India Advances AI Development for Pali Language Through BHASHINI Workshop
India’s Ministry of Electronics and Information Technology (MeitY) has convened a workshop focused on using artificial intelligence to support the preservation and digital accessibility of the Pali language. Held on 10 April 2026 at the University of Delhi, the event brought together government officials, researchers, and language experts to discuss dataset creation, digitisation, and AI model development. According to the official announcement, the initiative forms part of the national BHASHINI programme aimed at expanding multilingual digital services and strengthening support for low-resource and heritage languages.
Focus on AI Support for a Classical Buddhist Language
The BHASHINI Sanchalan/Seva Workshop on Pali Language Preservation and Digital AI Model Development was organised by the Digital India BHASHINI Division under MeitY in collaboration with the Centre for Advanced Studies in Buddhist Studies at the University of Delhi. The programme examined how AI tools can help safeguard and expand access to Pali, an ancient Middle Indo-Aryan language used in early Buddhist texts including the Tripitaka.
Pali holds significant historical and literary importance in South and Southeast Asian Buddhist traditions.

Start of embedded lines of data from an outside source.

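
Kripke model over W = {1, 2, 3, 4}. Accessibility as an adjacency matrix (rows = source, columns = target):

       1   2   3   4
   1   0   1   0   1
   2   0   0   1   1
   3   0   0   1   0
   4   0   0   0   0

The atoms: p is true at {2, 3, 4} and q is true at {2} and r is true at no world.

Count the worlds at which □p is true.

4

1: successors {2, 4}; p there: 2:T, 4:T. ✓
2: successors {3, 4}; p there: 3:T, 4:T. ✓
3: successors {3}; p there: 3:T. ✓
4: no successors, so □p holds vacuously. ✓
Satisfying worlds: {1, 2, 3, 4}.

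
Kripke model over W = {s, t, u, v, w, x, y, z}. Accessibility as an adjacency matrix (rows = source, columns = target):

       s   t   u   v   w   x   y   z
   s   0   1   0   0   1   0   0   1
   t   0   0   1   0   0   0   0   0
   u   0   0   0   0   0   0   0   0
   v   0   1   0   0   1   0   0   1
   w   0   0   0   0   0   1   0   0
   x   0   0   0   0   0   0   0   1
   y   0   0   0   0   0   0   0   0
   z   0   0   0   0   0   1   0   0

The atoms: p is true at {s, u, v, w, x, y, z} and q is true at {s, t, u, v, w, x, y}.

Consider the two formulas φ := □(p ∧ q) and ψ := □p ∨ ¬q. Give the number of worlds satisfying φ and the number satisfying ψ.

5 and 6

For □(p ∧ q):
s: successors {t, w, z}; p ∧ q there: t:F, w:T, z:F. ✗
t: successors {u}; p ∧ q there: u:T. ✓
u: no successors, so □(p ∧ q) holds vacuously. ✓
v: successors {t, w, z}; p ∧ q there: t:F, w:T, z:F. ✗
w: successors {x}; p ∧ q there: x:T. ✓
x: successors {z}; p ∧ q there: z:F. ✗
y: no successors, so □(p ∧ q) holds vacuously. ✓
z: successors {x}; p ∧ q there: x:T. ✓
— 5 worlds.
For □p ∨ ¬q:
s: □p is F, ¬q is F. ✗
t: □p is T, ¬q is F. ✓
u: □p is T, ¬q is F. ✓
v: □p is F, ¬q is F. ✗
w: □p is T, ¬q is F. ✓
x: □p is T, ¬q is F. ✓
y: □p is T, ¬q is F. ✓
z: □p is T, ¬q is T. ✓
— 6 worlds.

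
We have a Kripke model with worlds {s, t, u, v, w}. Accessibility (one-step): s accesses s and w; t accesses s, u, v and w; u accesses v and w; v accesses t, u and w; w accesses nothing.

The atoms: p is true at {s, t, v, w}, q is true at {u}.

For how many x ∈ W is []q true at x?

s: successors {s, w}; q there: s:F, w:F. ✗
t: successors {s, u, v, w}; q there: s:F, u:T, v:F, w:F. ✗
u: successors {v, w}; q there: v:F, w:F. ✗
v: successors {t, u, w}; q there: t:F, u:T, w:F. ✗
w: no successors, so []q holds vacuously. ✓
Satisfying worlds: {w}.

1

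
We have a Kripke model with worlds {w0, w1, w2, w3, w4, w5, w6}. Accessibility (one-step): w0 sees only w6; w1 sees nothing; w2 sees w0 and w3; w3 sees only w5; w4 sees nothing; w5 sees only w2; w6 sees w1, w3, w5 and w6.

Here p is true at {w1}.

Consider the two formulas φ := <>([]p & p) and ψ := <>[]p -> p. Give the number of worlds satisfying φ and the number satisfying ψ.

For <>([]p & p):
w0: successors {w6}; []p & p there: w6:F. ✗
w1: no successors, so <>([]p & p) fails. ✗
w2: successors {w0, w3}; []p & p there: w0:F, w3:F. ✗
w3: successors {w5}; []p & p there: w5:F. ✗
w4: no successors, so <>([]p & p) fails. ✗
w5: successors {w2}; []p & p there: w2:F. ✗
w6: successors {w1, w3, w5, w6}; []p & p there: w1:T, w3:F, w5:F, w6:F. ✓
— 1 world.
For <>[]p -> p:
w0: <>[]p is F, p is F. ✓
w1: <>[]p is F, p is T. ✓
w2: <>[]p is F, p is F. ✓
w3: <>[]p is F, p is F. ✓
w4: <>[]p is F, p is F. ✓
w5: <>[]p is F, p is F. ✓
w6: <>[]p is T, p is F. ✗
— 6 worlds.

1 and 6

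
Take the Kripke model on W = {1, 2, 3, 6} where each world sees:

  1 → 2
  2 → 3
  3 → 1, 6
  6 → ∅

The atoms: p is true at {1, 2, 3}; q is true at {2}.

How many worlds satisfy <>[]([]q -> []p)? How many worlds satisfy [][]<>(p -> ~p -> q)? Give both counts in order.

3 and 3

For <>[]([]q -> []p):
1: successors {2}; []([]q -> []p) there: 2:T. ✓
2: successors {3}; []([]q -> []p) there: 3:T. ✓
3: successors {1, 6}; []([]q -> []p) there: 1:T, 6:T. ✓
6: no successors, so <>[]([]q -> []p) fails. ✗
— 3 worlds.
For [][]<>(p -> ~p -> q):
1: successors {2}; []<>(p -> ~p -> q) there: 2:T. ✓
2: successors {3}; []<>(p -> ~p -> q) there: 3:F. ✗
3: successors {1, 6}; []<>(p -> ~p -> q) there: 1:T, 6:T. ✓
6: no successors, so [][]<>(p -> ~p -> q) holds vacuously. ✓
— 3 worlds.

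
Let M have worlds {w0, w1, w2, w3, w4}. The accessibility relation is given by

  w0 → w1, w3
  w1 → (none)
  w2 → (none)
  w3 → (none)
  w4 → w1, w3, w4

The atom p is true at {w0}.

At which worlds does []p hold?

w0: successors {w1, w3}; p there: w1:F, w3:F. ✗
w1: no successors, so []p holds vacuously. ✓
w2: no successors, so []p holds vacuously. ✓
w3: no successors, so []p holds vacuously. ✓
w4: successors {w1, w3, w4}; p there: w1:F, w3:F, w4:F. ✗

{w1, w2, w3}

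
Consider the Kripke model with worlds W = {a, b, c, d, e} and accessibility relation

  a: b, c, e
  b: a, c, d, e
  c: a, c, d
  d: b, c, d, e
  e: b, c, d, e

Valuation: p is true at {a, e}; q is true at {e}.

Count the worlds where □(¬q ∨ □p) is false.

a: successors {b, c, e}; ¬q ∨ □p there: b:T, c:T, e:F. ✗
b: successors {a, c, d, e}; ¬q ∨ □p there: a:T, c:T, d:T, e:F. ✗
c: successors {a, c, d}; ¬q ∨ □p there: a:T, c:T, d:T. ✓
d: successors {b, c, d, e}; ¬q ∨ □p there: b:T, c:T, d:T, e:F. ✗
e: successors {b, c, d, e}; ¬q ∨ □p there: b:T, c:T, d:T, e:F. ✗
Satisfying worlds: {c}.
So □(¬q ∨ □p) fails at the other 4 worlds.

4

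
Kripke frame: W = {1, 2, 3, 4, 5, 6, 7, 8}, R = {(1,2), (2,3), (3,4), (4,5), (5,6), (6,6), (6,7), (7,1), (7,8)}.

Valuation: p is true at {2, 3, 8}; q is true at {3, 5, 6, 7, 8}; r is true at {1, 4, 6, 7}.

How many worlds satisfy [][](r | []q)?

7

1: successors {2}; [](r | []q) there: 2:F. ✗
2: successors {3}; [](r | []q) there: 3:T. ✓
3: successors {4}; [](r | []q) there: 4:T. ✓
4: successors {5}; [](r | []q) there: 5:T. ✓
5: successors {6}; [](r | []q) there: 6:T. ✓
6: successors {6, 7}; [](r | []q) there: 6:T, 7:T. ✓
7: successors {1, 8}; [](r | []q) there: 1:T, 8:T. ✓
8: no successors, so [][](r | []q) holds vacuously. ✓
Satisfying worlds: {2, 3, 4, 5, 6, 7, 8}.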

However, in modern AI development it is considered a low-resource language, meaning that the datasets required to train language models are limited. Addressing this gap requires structured digitisation of texts, curated datasets, and expert linguistic validation.
The workshop aligns with wider national efforts to expand inclusive language technologies through the BHASHINI multilingual AI platform, which aims to enable digital services and knowledge access across India’s diverse linguistic landscape.
Building Language Datasets and Community Participation
Sessions during the workshop addressed the linguistic relevance of Pali as well as the practical requirements for developing AI models. Discussions focused on creating structured datasets, including text corpora, audio recordings, and digitised manuscripts. These resources are necessary for training translation, speech recognition, and language processing systems.
Participants were introduced to the BhashaDaan platform, which allows language experts and speakers to contribute data and support validation processes. The platform is designed to facilitate community participation in building reliable datasets while maintaining quality assurance frameworks for AI development.
Academic collaboration played a central role in the programme. Scholars from the Centre for Advanced Studies in Buddhist Studies provided subject expertise to ensure linguistic accuracy and appropriate cultural context in the digitisation and modelling processes.
Demonstrating Multilingual AI Applications
The BHASHINI team also demonstrated several language technologies that form part of the platform’s broader ecosystem. These included tools designed for translation, speech processing, and multilingual content adaptation across digital platforms.
Demonstrations included:
- Anuvaad: Text-to-text translation across multiple Indian languages
- Vaanianuvaad: Real-time speech-to-speech and speech-to-text translation
- Lekhaanuvaad: Document translation and digitisation across languages
- Chitraanuvaad: AI-enabled translation and multilingual adaptation of video content
Additional demonstrations included the BHASHINI mobile application, which provides real-time speech understanding and translation capabilities, and a translation plugin designed to enable multilingual functionality on websites and digital platforms. Granthika, another tool showcased during the workshop, supports multilingual processing of parliamentary and institutional documents.
Expanding Multilingual Access Across Digital Public Infrastructure
The workshop also highlighted potential applications of BHASHINI technologies across governance platforms, education systems, and digital public infrastructure. Real-time inferencing, scalable deployment, and application programming interface (API) integration were demonstrated to illustrate how the tools can be incorporated into existing digital services.
These initiatives reflect India’s broader approach to responsible and inclusive AI development, which emphasises multilingual access to knowledge and digital services for diverse communities, as highlighted in broader discussions on inclusive AI adoption. Similar efforts are also underway to apply AI technologies to the preservation of classical and minority languages, including projects focused on AI-based preservation of Pali and heritage languages.
By combining academic expertise, community participation, and government-backed digital infrastructure, the initiative aims to expand the availability of language resources and strengthen AI capabilities for historically underrepresented languages.